March 03, 2014 - Is Natural Gas the Energy of the Future?
Chesapeake Energy (CHK) s the one of the top natural gas companies in the United States. Chesapeake leases and drills for the natural gas and the oil that keep your home and your family warm. It has been an exceptionally cold winter across the U.S., which has doubled gas prices and helped natural gas companies this winter.
The US has taken its stockpile of inventories down to a five-year low. Low inventories could easily mean that prices could spike or some areas could even run out of natural gas, but it also shows good management of reserves. I for one expect inventories to be a low after a hard winter.
Natural gas has had an eventful history. It was only a few years ago that prices spiked and people were talking about importing natural gas into the US. Then hydraulic fracturing was discovered, an oil boom took over and the US supplies of oil and natural gas shot up while prices fell. With our stable of huge natural gas supplies, companies have relocated industries here and the talk has turned to pipelines and exporting the natural gas. It really is amazing how the free market has worked to meet needs and combat shortages.
With an abundant supply of natural gas, prices fell and companies have cut back on development. Companies refocused drilling efforts away from gas and more towards oil. Both oil and gas come out of fracked wells, but some production of natural gas is pumped back into these well to encourage more oil to come out. With the low gas prices, Chesapeake Energy had a major management shake-up where it cleared out the entire board in 2012, cut back on expenditures, and eliminated debt in order to get the books in order.
Chesapeake is trading at $27 giving it an $18.1 billion market capitalization. The company pays a 1.28% dividend yield and has a P/E ratio of 20. Revenues came in at $12 billion in 2012 and $17.5 billion in 2013. The company made 1.19 a share in 2013, but it lost 1.46 a share in 2012 as prices for gas plummeted. In 2010 and 2011, the company made over $2 a share in earnings.

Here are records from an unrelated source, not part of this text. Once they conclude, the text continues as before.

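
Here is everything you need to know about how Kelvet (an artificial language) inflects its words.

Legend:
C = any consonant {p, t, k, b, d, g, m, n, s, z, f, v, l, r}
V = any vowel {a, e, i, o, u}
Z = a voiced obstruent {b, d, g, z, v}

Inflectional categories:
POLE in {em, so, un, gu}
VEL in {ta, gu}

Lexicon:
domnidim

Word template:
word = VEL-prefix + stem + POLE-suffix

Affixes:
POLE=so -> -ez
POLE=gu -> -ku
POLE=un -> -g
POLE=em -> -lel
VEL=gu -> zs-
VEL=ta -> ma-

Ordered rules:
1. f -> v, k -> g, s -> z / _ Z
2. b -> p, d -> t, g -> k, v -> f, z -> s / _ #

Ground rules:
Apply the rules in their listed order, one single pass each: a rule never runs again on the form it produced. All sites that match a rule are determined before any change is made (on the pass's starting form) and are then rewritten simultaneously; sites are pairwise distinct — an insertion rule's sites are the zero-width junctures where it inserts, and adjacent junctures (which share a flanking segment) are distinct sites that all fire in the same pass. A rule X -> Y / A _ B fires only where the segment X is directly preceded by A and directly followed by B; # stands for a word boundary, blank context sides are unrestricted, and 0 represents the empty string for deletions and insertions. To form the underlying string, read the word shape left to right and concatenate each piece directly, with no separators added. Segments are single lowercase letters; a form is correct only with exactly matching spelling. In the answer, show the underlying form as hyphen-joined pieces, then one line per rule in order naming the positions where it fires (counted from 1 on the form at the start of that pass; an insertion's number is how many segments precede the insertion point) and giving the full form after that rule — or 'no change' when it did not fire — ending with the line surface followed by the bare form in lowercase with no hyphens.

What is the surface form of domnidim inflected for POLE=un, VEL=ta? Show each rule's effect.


underlying: ma-domnidim-g
1. f -> v, k -> g, s -> z / _ Z: no change
2. b -> p, d -> t, g -> k, v -> f, z -> s / _ #: fires at position(s) 11: madomnidimk
surface: madomnidimk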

Chesapeake Energy has been selling leases and freeing up cash. The company was heavily invested in leases and equipment, but with falling prices it scaled back development and spun off assets to free up cash. In 2013, the company is spending about 5.5 billion to drill new wells, down 27% from the prior year. The company is also planning to sell assets of $4-7 billion. Basically, with too much debt on the books, the company is selling drilling rights in areas it does not want to develop. Strategically, the company has decided to focus on specific reserves and regions. This targeted plan can help keep costs down and profits up. These are big sales, as $7 billion represents about 40% of the current market cap. This change in strategy started, when the new CEO and board changed in 2012.
Stock chart courtesy of Stockcharts.com
You may want to look at a covered call on Chesapeake (CHK). The stock was recently at 25.61 and the May 26 call is going for 1.24. One can enter a covered call trade for a net debit of 24.37. That gives the stock a 6.7% assigned return over the next 79 days for a 31% annualized (for comparison purposes only) return. The covered call has 4.8% of downside protection and will need to rise 1.5% in order to be assigned. With the cold temperatures, oil and gas companies have been doing better, with all the divestment CHK is well poised to focus on its areas of strength and will continue to be a market leader supplying oil and gas to a cold country.